Жоффрей говорил, что иезуиты наделены сверхъестественной силой и не останавливаются ни перед чем ради достижения своих целей.
И отец де Вернон написал как бы в свое оправдание отцу д'Оржевалю письмо, хранящееся у Анжелики и начинающееся такими словами: «Вы были правы, отец мой. Дьявол в самом деле находится в Голдсборо, но это не та женщина, на которую вы мне указали…»
Ну что же, если эти мужчины, жестокие и хладнокровные, самим своим положением поставленные перед необходимостью ежедневно смотреть в лицо реальности, не поверили иллюзии, ей, женщине слабой и впечатлительной, сам Бог велел поинтересоваться тем, что замышлялось в скрытой от глаз сфере между раем и адом.
И все же она не могла и вообразить себе того, что случилось тем летом по вине их невидимого врага, его дьявольской хитрости и находчивости, разбудивших первобытное безумие природы и людей.
На побережье Новой Англии пылали селения, лилась кровь, уцелевшие пытались переправиться через залив, пираты грабили, корабли разбивались о рифы, морские разбойники ударами свинцовых дубинок кроили черепа тем, кому посчастливилось не утонуть… а в это самое время приплывшая морем женщина, суккуб, появление которой было предсказано ясновидящей Квебека, опускала свою изящную, обтянутую красным с золотой отделкой чулком, обутую в мягкую кожу ногу на песчаный берег Голдсборо.
Природа этях мест, открывающиеся перед ней дали, бухточки, такие уютные, такие живописные, запах жаренной на углях рыбы и кипящей смолы, сваренной для пропитки днища кораблей, крики чаек – все напоминало ей о чудовищной опасности, нависшей в тот год над их любовью.
Какие мучительные страдания причиняли они друг другу, Жоффрей де Пейрак и она, как близки были к взаимной ненависти, охваченные пароксизмом подозрительности, кровоточащей болью пережитой разлуки, непонимания и страха, какими безнадежно чужими казались они друг другу, более того врагами
– «Мы были еще слишком уязвимы, не подготовлены к такому натиску судьбы».
Испытание застало их врасплох, как удар кинжала, и лодка вот-вот должна была опрокинуться.
Да, испытание!
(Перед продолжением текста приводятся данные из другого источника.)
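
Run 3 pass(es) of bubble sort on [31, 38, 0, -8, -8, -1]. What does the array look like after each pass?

After pass 1: [31, 0, -8, -8, -1, 38] (4 swaps)
After pass 2: [0, -8, -8, -1, 31, 38] (4 swaps)
After pass 3: [-8, -8, -1, 0, 31, 38] (3 swaps)
Total swaps: 11


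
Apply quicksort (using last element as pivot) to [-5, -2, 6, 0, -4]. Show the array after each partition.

Partition 1: pivot=-4 at index 1 -> [-5, -4, 6, 0, -2]
Partition 2: pivot=-2 at index 2 -> [-5, -4, -2, 0, 6]
Partition 3: pivot=6 at index 4 -> [-5, -4, -2, 0, 6]


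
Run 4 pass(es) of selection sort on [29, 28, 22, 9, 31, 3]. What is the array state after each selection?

Pass 1: Select minimum 3 at index 5, swap -> [3, 28, 22, 9, 31, 29]
Pass 2: Select minimum 9 at index 3, swap -> [3, 9, 22, 28, 31, 29]
Pass 3: Select minimum 22 at index 2, swap -> [3, 9, 22, 28, 31, 29]
Pass 4: Select minimum 28 at index 3, swap -> [3, 9, 22, 28, 31, 29]


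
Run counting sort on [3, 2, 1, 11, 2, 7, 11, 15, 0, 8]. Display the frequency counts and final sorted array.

Count array: [1, 1, 2, 1, 0, 0, 0, 1, 1, 0, 0, 2, 0, 0, 0, 1]
(count[i] = number of elements equal to i)
Cumulative count: [1, 2, 4, 5, 5, 5, 5, 6, 7, 7, 7, 9, 9, 9, 9, 10]
Sorted: [0, 1, 2, 2, 3, 7, 8, 11, 11, 15]


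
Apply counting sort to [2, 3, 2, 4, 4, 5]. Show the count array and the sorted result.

Count array: [0, 0, 2, 1, 2, 1]
(count[i] = number of elements equal to i)
Cumulative count: [0, 0, 2, 3, 5, 6]
Sorted: [2, 2, 3, 4, 4, 5]


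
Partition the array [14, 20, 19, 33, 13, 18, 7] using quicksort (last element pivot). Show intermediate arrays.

Partition 1: pivot=7 at index 0 -> [7, 20, 19, 33, 13, 18, 14]
Partition 2: pivot=14 at index 2 -> [7, 13, 14, 33, 20, 18, 19]
Partition 3: pivot=19 at index 4 -> [7, 13, 14, 18, 19, 33, 20]
Partition 4: pivot=20 at index 5 -> [7, 13, 14, 18, 19, 20, 33]


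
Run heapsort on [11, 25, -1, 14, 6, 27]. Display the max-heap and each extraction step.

Build heap: [27, 25, 11, 14, 6, -1]
Extract 27: [25, 14, 11, -1, 6, 27]
Extract 25: [14, 6, 11, -1, 25, 27]
Extract 14: [11, 6, -1, 14, 25, 27]
Extract 11: [6, -1, 11, 14, 25, 27]
Extract 6: [-1, 6, 11, 14, 25, 27]


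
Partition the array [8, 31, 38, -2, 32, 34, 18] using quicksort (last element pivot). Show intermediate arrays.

Partition 1: pivot=18 at index 2 -> [8, -2, 18, 31, 32, 34, 38]
Partition 2: pivot=-2 at index 0 -> [-2, 8, 18, 31, 32, 34, 38]
Partition 3: pivot=38 at index 6 -> [-2, 8, 18, 31, 32, 34, 38]
Partition 4: pivot=34 at index 5 -> [-2, 8, 18, 31, 32, 34, 38]
Partition 5: pivot=32 at index 4 -> [-2, 8, 18, 31, 32, 34, 38]


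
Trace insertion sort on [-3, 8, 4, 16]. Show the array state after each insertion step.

First element -3 is already 'sorted'
Insert 8: shifted 0 elements -> [-3, 8, 4, 16]
Insert 4: shifted 1 elements -> [-3, 4, 8, 16]
Insert 16: shifted 0 elements -> [-3, 4, 8, 16]


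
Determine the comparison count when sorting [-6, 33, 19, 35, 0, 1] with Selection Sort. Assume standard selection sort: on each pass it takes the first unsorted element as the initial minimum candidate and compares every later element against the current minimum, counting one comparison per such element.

Pass 1: scan indices 1..5 for the minimum = 5 comparison(s); min is -6, place at index 0 -> [-6, 33, 19, 35, 0, 1]
Pass 2: scan indices 2..5 for the minimum = 4 comparison(s); min is 0, place at index 1 -> [-6, 0, 19, 35, 33, 1]
Pass 3: scan indices 3..5 for the minimum = 3 comparison(s); min is 1, place at index 2 -> [-6, 0, 1, 35, 33, 19]
Pass 4: scan indices 4..5 for the minimum = 2 comparison(s); min is 19, place at index 3 -> [-6, 0, 1, 19, 33, 35]
Pass 5: scan indices 5..5 for the minimum = 1 comparison(s); min is 33, place at index 4 -> [-6, 0, 1, 19, 33, 35]
Selection sort always scans the whole unsorted suffix, so the count is (n-1) + (n-2) + ... + 1 = n(n-1)/2 = 6*5/2 = 15 regardless of the input order.
Total comparisons: 5 + 4 + 3 + 2 + 1 = 15


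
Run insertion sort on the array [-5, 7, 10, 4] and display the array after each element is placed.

First element -5 is already 'sorted'
Insert 7: shifted 0 elements -> [-5, 7, 10, 4]
Insert 10: shifted 0 elements -> [-5, 7, 10, 4]
Insert 4: shifted 2 elements -> [-5, 4, 7, 10]


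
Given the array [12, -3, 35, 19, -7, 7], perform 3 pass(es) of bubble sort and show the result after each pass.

After pass 1: [-3, 12, 19, -7, 7, 35] (4 swaps)
After pass 2: [-3, 12, -7, 7, 19, 35] (2 swaps)
After pass 3: [-3, -7, 7, 12, 19, 35] (2 swaps)
Total swaps: 8


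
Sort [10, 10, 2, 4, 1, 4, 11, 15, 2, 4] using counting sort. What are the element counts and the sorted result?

Count array: [0, 1, 2, 0, 3, 0, 0, 0, 0, 0, 2, 1, 0, 0, 0, 1]
(count[i] = number of elements equal to i)
Cumulative count: [0, 1, 3, 3, 6, 6, 6, 6, 6, 6, 8, 9, 9, 9, 9, 10]
Sorted: [1, 2, 2, 4, 4, 4, 10, 10, 11, 15]


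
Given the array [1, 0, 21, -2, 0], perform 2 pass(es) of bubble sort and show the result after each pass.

After pass 1: [0, 1, -2, 0, 21] (3 swaps)
After pass 2: [0, -2, 0, 1, 21] (2 swaps)
Total swaps: 5


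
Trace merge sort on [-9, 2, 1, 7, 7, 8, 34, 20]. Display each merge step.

Divide and conquer:
  Merge [-9] + [2] -> [-9, 2]
  Merge [1] + [7] -> [1, 7]
  Merge [-9, 2] + [1, 7] -> [-9, 1, 2, 7]
  Merge [7] + [8] -> [7, 8]
  Merge [34] + [20] -> [20, 34]
  Merge [7, 8] + [20, 34] -> [7, 8, 20, 34]
  Merge [-9, 1, 2, 7] + [7, 8, 20, 34] -> [-9, 1, 2, 7, 7, 8, 20, 34]


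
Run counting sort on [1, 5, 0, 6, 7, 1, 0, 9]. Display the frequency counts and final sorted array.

Count array: [2, 2, 0, 0, 0, 1, 1, 1, 0, 1]
(count[i] = number of elements equal to i)
Cumulative count: [2, 4, 4, 4, 4, 5, 6, 7, 7, 8]
Sorted: [0, 0, 1, 1, 5, 6, 7, 9]


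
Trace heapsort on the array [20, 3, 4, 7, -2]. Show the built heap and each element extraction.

Build heap: [20, 7, 4, 3, -2]
Extract 20: [7, 3, 4, -2, 20]
Extract 7: [4, 3, -2, 7, 20]
Extract 4: [3, -2, 4, 7, 20]
Extract 3: [-2, 3, 4, 7, 20]


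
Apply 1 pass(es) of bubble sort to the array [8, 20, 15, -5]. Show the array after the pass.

After pass 1: [8, 15, -5, 20] (2 swaps)
Total swaps: 2


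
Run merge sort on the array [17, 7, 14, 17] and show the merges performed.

Divide and conquer:
  Merge [17] + [7] -> [7, 17]
  Merge [14] + [17] -> [14, 17]
  Merge [7, 17] + [14, 17] -> [7, 14, 17, 17]


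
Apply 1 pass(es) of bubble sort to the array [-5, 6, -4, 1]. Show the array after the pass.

After pass 1: [-5, -4, 1, 6] (2 swaps)
Total swaps: 2


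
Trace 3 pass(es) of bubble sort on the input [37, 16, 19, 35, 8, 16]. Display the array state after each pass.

After pass 1: [16, 19, 35, 8, 16, 37] (5 swaps)
After pass 2: [16, 19, 8, 16, 35, 37] (2 swaps)
After pass 3: [16, 8, 16, 19, 35, 37] (2 swaps)
Total swaps: 9


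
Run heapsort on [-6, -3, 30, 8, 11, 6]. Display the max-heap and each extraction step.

Build heap: [30, 11, 6, 8, -3, -6]
Extract 30: [11, 8, 6, -6, -3, 30]
Extract 11: [8, -3, 6, -6, 11, 30]
Extract 8: [6, -3, -6, 8, 11, 30]
Extract 6: [-3, -6, 6, 8, 11, 30]
Extract -3: [-6, -3, 6, 8, 11, 30]


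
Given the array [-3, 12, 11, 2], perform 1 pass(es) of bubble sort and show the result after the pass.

After pass 1: [-3, 11, 2, 12] (2 swaps)
Total swaps: 2


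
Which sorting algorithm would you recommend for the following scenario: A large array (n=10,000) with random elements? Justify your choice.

Best choice: Quicksort or Mergesort
Reason: Both have O(n log n) average case; quicksort has lower constant factors


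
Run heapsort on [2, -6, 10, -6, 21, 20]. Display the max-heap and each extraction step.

Build heap: [21, 2, 20, -6, -6, 10]
Extract 21: [20, 2, 10, -6, -6, 21]
Extract 20: [10, 2, -6, -6, 20, 21]
Extract 10: [2, -6, -6, 10, 20, 21]
Extract 2: [-6, -6, 2, 10, 20, 21]
Extract -6: [-6, -6, 2, 10, 20, 21]


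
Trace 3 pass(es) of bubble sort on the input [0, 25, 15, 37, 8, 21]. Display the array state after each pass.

After pass 1: [0, 15, 25, 8, 21, 37] (3 swaps)
After pass 2: [0, 15, 8, 21, 25, 37] (2 swaps)
After pass 3: [0, 8, 15, 21, 25, 37] (1 swaps)
Total swaps: 6


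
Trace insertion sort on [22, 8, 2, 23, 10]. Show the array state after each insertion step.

First element 22 is already 'sorted'
Insert 8: shifted 1 elements -> [8, 22, 2, 23, 10]
Insert 2: shifted 2 elements -> [2, 8, 22, 23, 10]
Insert 23: shifted 0 elements -> [2, 8, 22, 23, 10]
Insert 10: shifted 2 elements -> [2, 8, 10, 22, 23]


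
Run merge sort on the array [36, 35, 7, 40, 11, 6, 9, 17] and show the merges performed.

Divide and conquer:
  Merge [36] + [35] -> [35, 36]
  Merge [7] + [40] -> [7, 40]
  Merge [35, 36] + [7, 40] -> [7, 35, 36, 40]
  Merge [11] + [6] -> [6, 11]
  Merge [9] + [17] -> [9, 17]
  Merge [6, 11] + [9, 17] -> [6, 9, 11, 17]
  Merge [7, 35, 36, 40] + [6, 9, 11, 17] -> [6, 7, 9, 11, 17, 35, 36, 40]


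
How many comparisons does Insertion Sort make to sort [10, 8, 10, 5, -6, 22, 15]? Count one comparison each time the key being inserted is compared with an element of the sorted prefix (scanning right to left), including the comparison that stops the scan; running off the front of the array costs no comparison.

Insert 8: 10 > 8 (shift), reached front = 1 comparison(s) -> [8, 10, 10, 5, -6, 22, 15]
Insert 10: 10 <= 10 (stop) = 1 comparison(s) -> [8, 10, 10, 5, -6, 22, 15]
Insert 5: 10 > 5 (shift), 10 > 5 (shift), 8 > 5 (shift), reached front = 3 comparison(s) -> [5, 8, 10, 10, -6, 22, 15]
Insert -6: 10 > -6 (shift), 10 > -6 (shift), 8 > -6 (shift), 5 > -6 (shift), reached front = 4 comparison(s) -> [-6, 5, 8, 10, 10, 22, 15]
Insert 22: 10 <= 22 (stop) = 1 comparison(s) -> [-6, 5, 8, 10, 10, 22, 15]
Insert 15: 22 > 15 (shift), 10 <= 15 (stop) = 2 comparison(s) -> [-6, 5, 8, 10, 10, 15, 22]
Total comparisons: 1 + 1 + 3 + 4 + 1 + 2 = 12


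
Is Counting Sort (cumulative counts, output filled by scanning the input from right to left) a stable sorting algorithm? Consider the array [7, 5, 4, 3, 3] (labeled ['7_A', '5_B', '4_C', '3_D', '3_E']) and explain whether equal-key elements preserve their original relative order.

Trace Counting Sort on the labeled array (the key is the number; the letter only tracks identity):
  Counts for values 0..7: [0, 0, 0, 2, 1, 1, 0, 1]
  Cumulative counts: [0, 0, 0, 2, 3, 4, 4, 5]
  Scan right to left: place 3_E at output index 1
  Scan right to left: place 3_D at output index 0
  Scan right to left: place 4_C at output index 2
  Scan right to left: place 5_B at output index 3
  Scan right to left: place 7_A at output index 4
  Output: [3_D, 3_E, 4_C, 5_B, 7_A]
Equal keys:
  value 3: originally 3_D, 3_E; after sorting 3_D, 3_E -> order preserved
All equal keys kept their original relative order. Counting Sort is stable: scanning the input right to left with decreasing cumulative counts places later duplicates at later output positions.
Answer: Stable


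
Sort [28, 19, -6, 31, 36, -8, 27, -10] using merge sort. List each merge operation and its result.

Divide and conquer:
  Merge [28] + [19] -> [19, 28]
  Merge [-6] + [31] -> [-6, 31]
  Merge [19, 28] + [-6, 31] -> [-6, 19, 28, 31]
  Merge [36] + [-8] -> [-8, 36]
  Merge [27] + [-10] -> [-10, 27]
  Merge [-8, 36] + [-10, 27] -> [-10, -8, 27, 36]
  Merge [-6, 19, 28, 31] + [-10, -8, 27, 36] -> [-10, -8, -6, 19, 27, 28, 31, 36]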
Таков ее жребий! Познать предел своих возможностей, превзойти себя, устремляясь все дальше и дальше, к штилю счастья, которым они теперь наслаждались.
«Как смог он догадаться, – в который уже раз спрашивала она себя, – этот монах, который в своей гордыне никак не хотел смириться с поражением, каким чутьем угадал, что есть лишь один сиособ разделаться с ними – посягнуть на их любовь? Какой сверхъестественной силой мысли, каким талантом организатора должен был обладать он, вездесущий, чтобы рассылать свои приказы во все уголки этой необъятной страны? Так, что его послания всегда приходили в срок».
Если бы Анжелике сказали, что он знал, кто скрывается под маской жестокого и неумолимого пирата Золотая Борода, нанятого и посланного им с заданием в Голдсборо, она бы не удивилась. И все же он не мог знать, в это невозможно поверить!
А что, если все-таки знал? От него всего можно было ожидать.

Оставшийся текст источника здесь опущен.